Zima ponownie dała o sobie znać w Poznaniu i całej Wielkopolsce. Po kilku dniach niewielkich opadów, minionej nocy nad regionem przeszła intensywna śnieżyca, która przykryła miasto grubą warstwą puchu. Synoptycy zapowiadają, że opady mogą się utrzymać przez cały dzień.
W niektórych miejscach może przybyć nawet do 20 cm śniegu, co znacząco pogorszy warunki drogowe i może prowadzić do poważnych utrudnień w ruchu. Temperatura również nie będzie sprzyjać – miejscami nie wzrośnie powyżej 0°C.
Od wczesnych godzin porannych problemy odczuwa też komunikacja publiczna. Między 6:25 a 6:45 zatrzymano ruch tramwajów w okolicy Małych Garbar z powodu problemów technicznych spowodowanych zimową aurą. W Koziegłowach konieczne było skrócenie trasy autobusu linii 322, który dojeżdżał jedynie do ronda Powstańców Wielkopolskich z uwagi na bardzo śliską nawierzchnię.
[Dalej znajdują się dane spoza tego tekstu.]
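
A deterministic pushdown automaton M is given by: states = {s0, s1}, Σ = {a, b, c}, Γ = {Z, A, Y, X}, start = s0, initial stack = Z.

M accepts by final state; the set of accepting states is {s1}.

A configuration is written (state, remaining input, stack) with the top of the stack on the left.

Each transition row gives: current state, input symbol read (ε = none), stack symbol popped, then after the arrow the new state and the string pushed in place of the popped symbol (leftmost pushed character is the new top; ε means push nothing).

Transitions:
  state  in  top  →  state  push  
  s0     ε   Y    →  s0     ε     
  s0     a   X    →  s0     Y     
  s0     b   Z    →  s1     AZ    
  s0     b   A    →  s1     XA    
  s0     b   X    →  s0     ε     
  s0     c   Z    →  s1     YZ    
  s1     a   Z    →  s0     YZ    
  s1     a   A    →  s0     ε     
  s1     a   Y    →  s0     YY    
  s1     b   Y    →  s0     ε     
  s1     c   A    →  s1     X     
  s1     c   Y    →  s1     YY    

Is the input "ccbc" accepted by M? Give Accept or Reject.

(s0, ccbc, Z) ⊢ (s1, cbc, YZ) ⊢ (s1, bc, YYZ) ⊢ (s0, c, YZ) ⊢ (s0, c, Z) ⊢ (s1, ε, YZ)
All input consumed; state s1 ∈ F.

Accept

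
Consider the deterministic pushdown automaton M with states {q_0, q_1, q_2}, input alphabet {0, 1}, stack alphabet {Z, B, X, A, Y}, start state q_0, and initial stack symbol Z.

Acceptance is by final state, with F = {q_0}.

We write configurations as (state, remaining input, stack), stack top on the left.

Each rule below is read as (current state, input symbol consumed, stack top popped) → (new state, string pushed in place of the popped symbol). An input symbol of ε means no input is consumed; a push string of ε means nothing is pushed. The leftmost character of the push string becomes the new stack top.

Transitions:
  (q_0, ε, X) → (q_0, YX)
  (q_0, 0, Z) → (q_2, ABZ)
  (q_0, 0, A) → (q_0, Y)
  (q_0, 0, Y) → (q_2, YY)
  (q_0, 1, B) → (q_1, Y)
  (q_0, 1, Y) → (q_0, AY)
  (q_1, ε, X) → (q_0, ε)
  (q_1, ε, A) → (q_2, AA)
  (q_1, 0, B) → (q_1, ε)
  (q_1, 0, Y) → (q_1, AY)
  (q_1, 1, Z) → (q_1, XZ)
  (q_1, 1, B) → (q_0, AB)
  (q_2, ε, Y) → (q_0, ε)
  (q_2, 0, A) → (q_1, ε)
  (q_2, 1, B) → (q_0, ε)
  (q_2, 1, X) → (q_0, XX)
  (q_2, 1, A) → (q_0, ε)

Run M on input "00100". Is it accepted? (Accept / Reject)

Accept

(q_0, 00100, Z)
  read 0, top Z: go to q_2, push ABZ → (q_2, 0100, ABZ)
  read 0, top A: go to q_1, push ε → (q_1, 100, BZ)
  read 1, top B: go to q_0, push AB → (q_0, 00, ABZ)
  read 0, top A: go to q_0, push Y → (q_0, 0, YBZ)
  read 0, top Y: go to q_2, push YY → (q_2, ε, YYBZ)
  ε-move, top Y: go to q_0, push ε → (q_0, ε, YBZ)
All input consumed; state q_0 ∈ F.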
– Od rana mamy osiemnaście zdarzeń drogowych w tym pięć wypadków. Warunki są bardzo trudne. Kierowcy którzy mieli kolizję będą musieli czekać na przyjazd patroli. Zalecamy skorzystanie z aplikacji stłuczka. To przyspieszy sprawę – informuje Andrzej Borowiak rzecznik prasowy wielkopolskich policjantów.
Mimo że komunikacja miejska w stolicy Wielkopolski nadal kursuje, pasażerowie muszą liczyć się z opóźnieniami. Korki, ograniczona widoczność i oblodzone jezdnie sprawiają, że przejazd po mieście jest znacznie utrudniony. Meteorolodzy podkreślają, że intensywne opady mogą potrwać jeszcze kilka godzin. Służby apelują o zachowanie szczególnej ostrożności – zarówno za kierownicą, jak i podczas poruszania się pieszo.